ECLI:NL:HR:2013:375

Hoge Raad

Datum uitspraak
9 augustus 2013
Publicatiedatum
6 augustus 2013
Zaaknummer
13/00337
Instantie
Hoge Raad
Type
Uitspraak
Rechtsgebied
Bestuursrecht; Belastingrecht
Procedures
  • Cassatie
Vindplaatsen
  • Rechtspraak.nl
AI samenvatting door LexboostAutomatisch gegenereerd

Cassatieberoep tegen uitspraak Centrale Raad van Beroep inzake Werkloosheidswet

In deze zaak heeft de Hoge Raad op 9 augustus 2013 uitspraak gedaan in een cassatieberoep van belanghebbende tegen een eerdere uitspraak van de Centrale Raad van Beroep.
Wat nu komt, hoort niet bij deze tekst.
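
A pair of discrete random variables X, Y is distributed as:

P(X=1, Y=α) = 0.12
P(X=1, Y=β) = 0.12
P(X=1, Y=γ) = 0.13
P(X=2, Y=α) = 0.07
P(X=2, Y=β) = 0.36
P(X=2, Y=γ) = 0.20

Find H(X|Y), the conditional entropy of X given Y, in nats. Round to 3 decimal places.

0.616 nats

Marginals: p(X) = (0.3700, 0.6300), p(Y) = (0.1900, 0.4800, 0.3300).
H(X|Y) = Σ p(Y) · H(X|Y=·).
  Y=α: p=0.1900, H(X|Y=α) = 0.6581
  Y=β: p=0.4800, H(X|Y=β) = 0.5623
  Y=γ: p=0.3300, H(X|Y=γ) = 0.6705
Weighted sum = 0.616 nats.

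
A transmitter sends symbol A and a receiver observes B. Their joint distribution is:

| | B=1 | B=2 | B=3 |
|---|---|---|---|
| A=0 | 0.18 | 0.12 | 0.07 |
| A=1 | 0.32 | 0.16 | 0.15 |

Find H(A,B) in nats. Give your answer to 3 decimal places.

H(A,B) = −Σ p(x,y)·ln p(x,y) over all 6 cells.
  cell (0,1): −0.18·ln0.18 = 0.3087
  cell (0,2): −0.12·ln0.12 = 0.2544
  cell (0,3): −0.07·ln0.07 = 0.1861
  cell (1,1): −0.32·ln0.32 = 0.3646
  cell (1,2): −0.16·ln0.16 = 0.2932
  cell (1,3): −0.15·ln0.15 = 0.2846
Sum = 1.692 nats.

1.692 nats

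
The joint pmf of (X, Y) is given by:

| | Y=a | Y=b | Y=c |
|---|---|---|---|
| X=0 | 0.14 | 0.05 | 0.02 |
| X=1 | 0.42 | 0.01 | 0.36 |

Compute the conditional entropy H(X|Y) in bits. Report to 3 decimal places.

0.606 bits

Marginals: p(X) = (0.2100, 0.7900), p(Y) = (0.5600, 0.0600, 0.3800).
H(X|Y) = Σ p(Y) · H(X|Y=·).
  Y=a: p=0.5600, H(X|Y=a) = 0.8113
  Y=b: p=0.0600, H(X|Y=b) = 0.6500
  Y=c: p=0.3800, H(X|Y=c) = 0.2975
Weighted sum = 0.606 bits.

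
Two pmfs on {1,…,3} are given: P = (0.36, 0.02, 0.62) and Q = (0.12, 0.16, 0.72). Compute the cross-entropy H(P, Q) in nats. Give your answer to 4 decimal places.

1.0036 nats

H(P,Q) = −Σ p·ln q.
  −0.36·ln(0.12) = 0.76329
  −0.02·ln(0.16) = 0.03665
  −0.62·ln(0.72) = 0.20367
H(P,Q) = 1.0036 nats.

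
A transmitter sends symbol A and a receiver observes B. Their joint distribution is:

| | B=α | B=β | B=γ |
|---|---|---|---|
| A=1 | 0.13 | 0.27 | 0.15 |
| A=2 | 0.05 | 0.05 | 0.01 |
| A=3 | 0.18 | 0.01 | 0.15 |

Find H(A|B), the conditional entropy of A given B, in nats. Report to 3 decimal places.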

De zaak betreft een hoger beroep dat door belanghebbende was ingesteld tegen een uitspraak van de Rechtbank te Arnhem, die betrekking had op een besluit van het Uitvoeringsinstituut werknemersverzekeringen (UWV) ingevolge de Werkloosheidswet. De Centrale Raad van Beroep had op 7 december 2012 uitspraak gedaan in deze kwestie, met nummer 11/946 WW.

Belanghebbende heeft in cassatie een middel voorgesteld, waarop het UWV een verweerschrift heeft ingediend. Na de indiening van een conclusie van repliek door belanghebbende en een conclusie van dupliek door het UWV, heeft de Hoge Raad de zaak beoordeeld. De Hoge Raad oordeelde dat het voorgestelde middel niet tot cassatie kon leiden. Dit oordeel was gebaseerd op artikel 81, lid 1, van de Wet op de rechterlijke organisatie, dat stelt dat geen nadere motivering vereist is wanneer het middel niet leidt tot beantwoording van rechtsvragen die van belang zijn voor de rechtseenheid of de rechtsontwikkeling.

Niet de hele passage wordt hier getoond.